Validation of metrics for the detection of subclinical keratoconus in a new patient collective.

PURPOSE: To validate the discriminative ability of wavefront- and pachymetry-based corneal topographic metrics to detect subclinical keratoconus in a new patient collective.

SETTING: Department of Ophthalmology, Goethe-University, Frankfurt am Main, Germany.

DESIGN: Retrospective cross-sectional study.

METHODS: Normal fellow eyes with early keratoconus and preoperative eyes with an uneventful follow-up without signs of iatrogenic keratectasia 12 months after laser in situ keratoconus were included. Zernike coefficients from the anterior and posterior surfaces and corneal thickness spatial profiles and corresponding discriminant functions were assessed for their usefulness to discriminate between eyes with subclinical keratoconus and normal eyes using receiver-operating-characteristic (ROC) curve analysis. Discriminant functions were obtained from a previous study and constructed de novo from the present collective.
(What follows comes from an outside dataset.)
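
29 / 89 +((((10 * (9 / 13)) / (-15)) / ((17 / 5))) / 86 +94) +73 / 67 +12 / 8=10983512049 / 113332778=96.91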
RESULTS: The anterior C(1,-1) and C(3,-1) coefficients had the highest area under the ROC curve (both 0.87). The anterior 5th-order root mean square (RMS) was the RMS value with the maximum area under the ROC curve (0.90). The discriminant function with input from anterior and posterior Zernike coefficients (DAP) and DAP including pachymetry data (DAPT) performed best (area under ROC curve 0.864 and 0.857, respectively). Applying cutoff values from a previous study resulted in a minimal drop in accuracy (0.0% to 1.3%). The construction of discriminant functions from the present dataset resulted in a gain in accuracy of between 3.5% and 9.6%, with DAPT reaching the maximum area under the ROC curve of 0.956.

CONCLUSION: Validation in a new and larger patient collective proved the usefulness of metrics based on corneal wavefront and pachymetry for the detection of subclinical keratoconus.

FINANCIAL DISCLOSURE: No author has a financial or proprietary interest in any material or method mentioned.